The accompanying Condensed Consolidated Financial Statements have been prepared in accordance with U.S. generally accepted accounting principles (“GAAP”) for interim financial information set forth in the Accounting Standards Codification (“ASC”), as published by the Financial Accounting Standards Board (“FASB”), and with the applicable rules and regulations of the Securities and Exchange Commission (“SEC”). Accordingly, they do not include all of the information and footnotes required by GAAP for complete financial statements. In the opinion of management, all adjustments (consisting of normal recurring accruals) considered necessary for a fair statement of results for the interim period have been included. Operating results from any interim period are not necessarily indicative of the results that may be expected for the full fiscal year. The accompanying Condensed Consolidated Financial Statements and related notes should be read in conjunction with the audited consolidated financial statements and notes thereto included in our Annual Report on Form 10-K filed with the SEC on February 28, 2023, as amended by Amendment No. 1 thereto filed on Form 10-K/A with the SEC on March 29, 2023 (the “Annual Report”). Accordingly, significant accounting policies and other disclosures normally provided have been omitted from the accompanying Condensed Consolidated Financial Statements and related notes since such items are disclosed in our Annual Report.
Concentration of Credit Risks—Prior to September 2020, we were party to a long-term exclusive triple-net lease (the “Master Lease”) with Windstream Holdings, Inc. (together with Windstream Holdings II, LLC, its successor in interest, and its subsidiaries, “Windstream”) pursuant to which a substantial portion of our real property was leased to Windstream and from which a substantial portion of our leasing revenues were derived. On September 18, 2020, Uniti and Windstream
11

bifurcated the Master Lease and entered into two structurally similar master leases (collectively, the “Windstream Leases”), which amended and restated the Master Lease in its entirety. The Windstream Leases consist of (a) a master lease (the "ILEC MLA") that governs Uniti owned assets used for Windstream's incumbent local exchange carrier ("ILEC") operations and (b) a master lease (the "CLEC MLA") that governs Uniti owned assets used for Windstream's consumer competitive local exchange carrier ("CLEC") operations. Revenue under the Windstream Leases provided 66.0% and 66.9% of our revenue for the three months ended March 31, 2023 and 2022, respectively. Because a substantial portion of our revenue and cash flows are derived from lease payments by Windstream pursuant to the Windstream Leases, there could be a material adverse impact on our consolidated results of operations, liquidity, financial condition and/or ability to pay dividends and service debt if Windstream were to default under the Windstream Leases or otherwise experiences operating or liquidity difficulties and becomes unable to generate sufficient cash to make payments to us.

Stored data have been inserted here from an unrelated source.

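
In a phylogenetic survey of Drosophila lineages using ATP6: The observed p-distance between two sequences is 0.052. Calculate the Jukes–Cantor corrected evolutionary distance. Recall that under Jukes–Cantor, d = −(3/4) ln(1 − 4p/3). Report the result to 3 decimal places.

0.054

d = −(3/4) ln(1 − 4p/3) = −0.75 ln(1 − 0.069333) = −0.75 ln(0.930667)
  = −0.75 × (-0.071854) = 0.053891 substitutions/site.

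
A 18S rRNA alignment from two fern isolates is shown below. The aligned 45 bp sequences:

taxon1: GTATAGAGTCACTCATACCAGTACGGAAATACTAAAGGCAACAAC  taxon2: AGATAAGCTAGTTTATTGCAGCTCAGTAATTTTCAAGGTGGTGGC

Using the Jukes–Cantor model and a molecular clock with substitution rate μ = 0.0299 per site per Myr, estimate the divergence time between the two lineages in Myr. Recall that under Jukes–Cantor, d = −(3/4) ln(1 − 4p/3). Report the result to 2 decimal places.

15.57

The sequences differ at 24 of 45 sites, so p = 24/45 ≈ 0.533333.
d = −(3/4) ln(1 − 4p/3) = −0.75 ln(1 − 0.711111) = −0.75 ln(0.288889)
  = −0.75 × (-1.241713) = 0.931285 substitutions/site.
Under a molecular clock d = 2μt, so t = d/(2μ) = 0.931285 / (2 × 0.0299) = 15.57 Myr.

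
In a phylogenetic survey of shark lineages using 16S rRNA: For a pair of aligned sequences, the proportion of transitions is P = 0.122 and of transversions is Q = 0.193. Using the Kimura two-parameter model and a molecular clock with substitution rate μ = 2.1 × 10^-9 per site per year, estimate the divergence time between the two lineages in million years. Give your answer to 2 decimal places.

Under the Kimura two-parameter model, d = −½ ln(1 − 2P − Q) − ¼ ln(1 − 2Q).
1 − 2P − Q = 0.563, giving −½ ln(0.563) = 0.287238.
1 − 2Q = 0.614, giving −¼ ln(0.614) = 0.121940.
d = 0.287238 + 0.121940 = 0.409178.
Under a molecular clock d = 2μt, so t = d/(2μ) = 0.409178 / (2 × 2.1 × 10^-9) = 97.42 million years.

97.42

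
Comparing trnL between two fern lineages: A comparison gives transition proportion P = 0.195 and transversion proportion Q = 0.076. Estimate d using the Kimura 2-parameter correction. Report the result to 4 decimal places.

Under the Kimura two-parameter model, d = −½ ln(1 − 2P − Q) − ¼ ln(1 − 2Q).
1 − 2P − Q = 0.534, giving −½ ln(0.534) = 0.313680.
1 − 2Q = 0.848, giving −¼ ln(0.848) = 0.041219.
d = 0.313680 + 0.041219 = 0.354899.

0.3549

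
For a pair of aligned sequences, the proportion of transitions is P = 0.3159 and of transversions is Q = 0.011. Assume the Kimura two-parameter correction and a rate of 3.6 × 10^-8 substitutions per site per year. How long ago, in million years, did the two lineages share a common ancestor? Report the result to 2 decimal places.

7.23

Under the Kimura two-parameter model, d = −½ ln(1 − 2P − Q) − ¼ ln(1 − 2Q).
1 − 2P − Q = 0.3572, giving −½ ln(0.3572) = 0.514730.
1 − 2Q = 0.978, giving −¼ ln(0.978) = 0.005561.
d = 0.514730 + 0.005561 = 0.520291.
Under a molecular clock d = 2μt, so t = d/(2μ) = 0.520291 / (2 × 3.6 × 10^-8) = 7.23 million years.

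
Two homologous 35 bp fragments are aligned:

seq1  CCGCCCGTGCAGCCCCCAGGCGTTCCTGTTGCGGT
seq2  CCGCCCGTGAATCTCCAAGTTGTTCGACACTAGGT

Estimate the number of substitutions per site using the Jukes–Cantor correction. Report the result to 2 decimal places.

The sequences differ at 13 of 35 sites, so p = 13/35 ≈ 0.371429.
d = −(3/4) ln(1 − 4p/3) = −0.75 ln(1 − 0.495239) = −0.75 ln(0.504761)
  = −0.75 × (-0.683670) = 0.512753 substitutions/site.

0.51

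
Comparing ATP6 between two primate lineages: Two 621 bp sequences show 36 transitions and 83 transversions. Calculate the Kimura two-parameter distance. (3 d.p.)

0.221

P = 36/621 ≈ 0.057971 and Q = 83/621 ≈ 0.133655.
Under the Kimura two-parameter model, d = −½ ln(1 − 2P − Q) − ¼ ln(1 − 2Q).
1 − 2P − Q = 0.750403, giving −½ ln(0.750403) = 0.143572.
1 − 2Q = 0.73269, giving −¼ ln(0.73269) = 0.077758.
d = 0.143572 + 0.077758 = 0.221330.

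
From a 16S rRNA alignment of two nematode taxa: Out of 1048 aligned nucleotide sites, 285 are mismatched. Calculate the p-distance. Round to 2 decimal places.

p = 285/1048 = 0.271946… ≈ 0.27 (to 2 d.p.).

0.27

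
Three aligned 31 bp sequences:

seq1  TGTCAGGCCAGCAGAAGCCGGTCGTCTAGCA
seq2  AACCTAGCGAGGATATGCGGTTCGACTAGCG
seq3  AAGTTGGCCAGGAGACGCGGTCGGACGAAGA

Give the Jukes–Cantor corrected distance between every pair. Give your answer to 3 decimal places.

d(seq1,seq2) = 0.614, d(seq1,seq3) = 0.777, d(seq2,seq3) = 0.544

seq1–seq2: 13/31 sites differ → p ≈ 0.419355, d = −0.75 ln(1 − 0.55914) = 0.614271 ≈ 0.614.
seq1–seq3: 15/31 sites differ → p ≈ 0.483871, d = −0.75 ln(1 − 0.645161) = 0.777068 ≈ 0.777.
seq2–seq3: 12/31 sites differ → p ≈ 0.387097, d = −0.75 ln(1 − 0.516129) = 0.544453 ≈ 0.544.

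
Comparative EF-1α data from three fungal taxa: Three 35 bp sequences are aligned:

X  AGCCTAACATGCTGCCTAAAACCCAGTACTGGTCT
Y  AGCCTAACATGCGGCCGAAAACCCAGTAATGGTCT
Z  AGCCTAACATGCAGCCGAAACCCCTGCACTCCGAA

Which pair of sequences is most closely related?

X and Y

X–Y: 3/35 differ, p = 0.086, d = 0.091.
X–Z: 10/35 differ, p = 0.286, d = 0.360.
Y–Z: 10/35 differ, p = 0.286, d = 0.360.
The smallest distance is between X and Y.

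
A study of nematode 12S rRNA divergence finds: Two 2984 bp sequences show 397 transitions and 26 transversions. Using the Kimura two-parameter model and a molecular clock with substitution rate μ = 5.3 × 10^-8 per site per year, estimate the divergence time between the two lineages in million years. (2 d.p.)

1.56

P = 397/2984 ≈ 0.133043 and Q = 26/2984 ≈ 0.008713.
Under the Kimura two-parameter model, d = −½ ln(1 − 2P − Q) − ¼ ln(1 − 2Q).
1 − 2P − Q = 0.725201, giving −½ ln(0.725201) = 0.160653.
1 − 2Q = 0.982574, giving −¼ ln(0.982574) = 0.004395.
d = 0.160653 + 0.004395 = 0.165048.
Under a molecular clock d = 2μt, so t = d/(2μ) = 0.165048 / (2 × 5.3 × 10^-8) = 1.56 million years.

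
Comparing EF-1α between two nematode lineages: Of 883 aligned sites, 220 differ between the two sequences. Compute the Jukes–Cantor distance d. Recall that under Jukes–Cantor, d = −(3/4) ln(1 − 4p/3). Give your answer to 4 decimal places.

p = 220/883 ≈ 0.249151.
d = −(3/4) ln(1 − 4p/3) = −0.75 ln(1 − 0.332201) = −0.75 ln(0.667799)
  = −0.75 × (-0.403768) = 0.302826 substitutions/site.

0.3028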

We monitor the credit quality of Windstream through numerous methods, including by (i) reviewing credit ratings of Windstream by nationally recognized credit agencies, (ii) reviewing the financial statements of Windstream that are required to be delivered to us pursuant to the Windstream Leases, (iii) monitoring news reports regarding Windstream and its business, (iv) conducting research to ascertain industry trends potentially affecting Windstream, (v) monitoring Windstream’s compliance with the terms of the Windstream Leases and (vi) monitoring the timeliness of its payments under the Windstream Leases.
As of the date of this Quarterly Report on Form 10-Q, Windstream is current on all lease payments. We note that in August 2020, Moody’s Investor Service assigned a B3 corporate family rating with a stable outlook to Windstream in connection with its post-emergence exit financing. At the same time, S&P Global Ratings assigned Windstream a B- issuer rating with a stable outlook. Both ratings remain current as of the date of this filing. In order to assist us in our continuing assessment of Windstream’s creditworthiness, we periodically receive certain confidential financial information and metrics from Windstream.

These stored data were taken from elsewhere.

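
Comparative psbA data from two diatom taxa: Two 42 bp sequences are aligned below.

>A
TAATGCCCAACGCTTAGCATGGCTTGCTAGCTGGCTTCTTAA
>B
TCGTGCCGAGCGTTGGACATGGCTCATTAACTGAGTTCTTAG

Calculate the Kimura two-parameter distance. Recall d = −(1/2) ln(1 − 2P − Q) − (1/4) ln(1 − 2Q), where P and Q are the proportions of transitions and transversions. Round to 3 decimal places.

Of 42 sites, 11 differences are transitions and 4 are transversions, so P = 11/42 ≈ 0.261905 and Q = 4/42 ≈ 0.095238.
Under the Kimura two-parameter model, d = −½ ln(1 − 2P − Q) − ¼ ln(1 − 2Q).
1 − 2P − Q = 0.380952, giving −½ ln(0.380952) = 0.482541.
1 − 2Q = 0.809524, giving −¼ ln(0.809524) = 0.052827.
d = 0.482541 + 0.052827 = 0.535368.

0.535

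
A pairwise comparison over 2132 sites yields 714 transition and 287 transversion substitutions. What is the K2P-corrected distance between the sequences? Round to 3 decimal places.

0.894

P = 714/2132 ≈ 0.334897 and Q = 287/2132 ≈ 0.134615.
Under the Kimura two-parameter model, d = −½ ln(1 − 2P − Q) − ¼ ln(1 − 2Q).
1 − 2P − Q = 0.195591, giving −½ ln(0.195591) = 0.815865.
1 − 2Q = 0.73077, giving −¼ ln(0.73077) = 0.078414.
d = 0.815865 + 0.078414 = 0.894279.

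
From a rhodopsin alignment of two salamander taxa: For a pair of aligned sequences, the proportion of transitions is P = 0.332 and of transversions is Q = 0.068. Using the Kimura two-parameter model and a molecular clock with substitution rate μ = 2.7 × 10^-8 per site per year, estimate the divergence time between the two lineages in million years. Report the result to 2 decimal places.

12.87

Under the Kimura two-parameter model, d = −½ ln(1 − 2P − Q) − ¼ ln(1 − 2Q).
1 − 2P − Q = 0.268, giving −½ ln(0.268) = 0.658384.
1 − 2Q = 0.864, giving −¼ ln(0.864) = 0.036546.
d = 0.658384 + 0.036546 = 0.694930.
Under a molecular clock d = 2μt, so t = d/(2μ) = 0.694930 / (2 × 2.7 × 10^-8) = 12.87 million years.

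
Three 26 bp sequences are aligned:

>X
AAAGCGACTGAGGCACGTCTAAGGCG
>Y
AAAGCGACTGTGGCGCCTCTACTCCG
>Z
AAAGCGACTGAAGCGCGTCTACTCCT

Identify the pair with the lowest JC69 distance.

X–Y: 6/26 differ, p = 0.231, d = 0.276.
X–Z: 6/26 differ, p = 0.231, d = 0.276.
Y–Z: 4/26 differ, p = 0.154, d = 0.172.
The smallest distance is between Y and Z.

Y and Z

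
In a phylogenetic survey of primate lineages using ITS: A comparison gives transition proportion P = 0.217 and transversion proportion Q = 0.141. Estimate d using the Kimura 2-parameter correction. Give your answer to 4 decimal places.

Under the Kimura two-parameter model, d = −½ ln(1 − 2P − Q) − ¼ ln(1 − 2Q).
1 − 2P − Q = 0.425, giving −½ ln(0.425) = 0.427833.
1 − 2Q = 0.718, giving −¼ ln(0.718) = 0.082821.
d = 0.427833 + 0.082821 = 0.510654.

0.5107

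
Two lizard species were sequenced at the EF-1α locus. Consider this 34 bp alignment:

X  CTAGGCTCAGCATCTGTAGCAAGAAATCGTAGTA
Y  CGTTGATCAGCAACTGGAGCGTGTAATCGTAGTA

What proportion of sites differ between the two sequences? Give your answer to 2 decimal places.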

Recently Adopted Accounting Pronouncements
In March 2022, the FASB issued Accounting Standards Update ("ASU") 2022-02, Financial Instruments—Credit Losses (Topic 326): Troubled Debt Restructurings and Vintage Disclosures ("ASU 2022-02"), which eliminates the accounting guidance for troubled debt restructurings and requires the disclosure of current-period gross write-offs of financing receivables and net investment in leases by year of origination. The Company adopted ASU 2022-02 on January 1, 2023, and the adoption had no impact on the Company's consolidated financial statements.
In December 2022, the FASB issued Accounting Standards Update ("ASU") 2022-06, Reference Rate Reform (Topic 848): Deferral of the Sunset Date of Topic 848 ("ASU 2022-06"), which provides additional relief for contract modifications completed after the December 31, 2022 LIBOR sunset date. The amendment allows for a deferral until December 31, 2024. The Company adopted ASU 2022-06 at issuance, and the adoption had no impact on the Company's consolidated financial statements.
12

Note 3. Revenues
Disaggregation of Revenue
The following table presents our revenues disaggregated by revenue stream.
Three Months Ended
March 31,
(Thousands)20232022
Revenue disaggregated by revenue stream
Revenue from contracts with customers
Fiber Infrastructure
Lit backhaul$19,522 $19,438 
Enterprise and wholesale22,576 20,935 
E-Rate and government13,891 14,276 
Other748 661 
Fiber Infrastructure$56,737 $55,310 
Leasing1,165 1,159 
Total revenue from contracts with customers57,902 56,469 
Revenue accounted for under leasing guidance  
Leasing209,643 203,482 
Fiber Infrastructure22,277 18,083 
Total revenue accounted for under leasing guidance231,920 221,565 
Total revenue$289,822 $278,034 
At March 31, 2023 and December 31, 2022, lease receivables were $35.5 million and $26.2 million, respectively, and receivables from contracts with customers were $17.9 million and $16.1 million, respectively.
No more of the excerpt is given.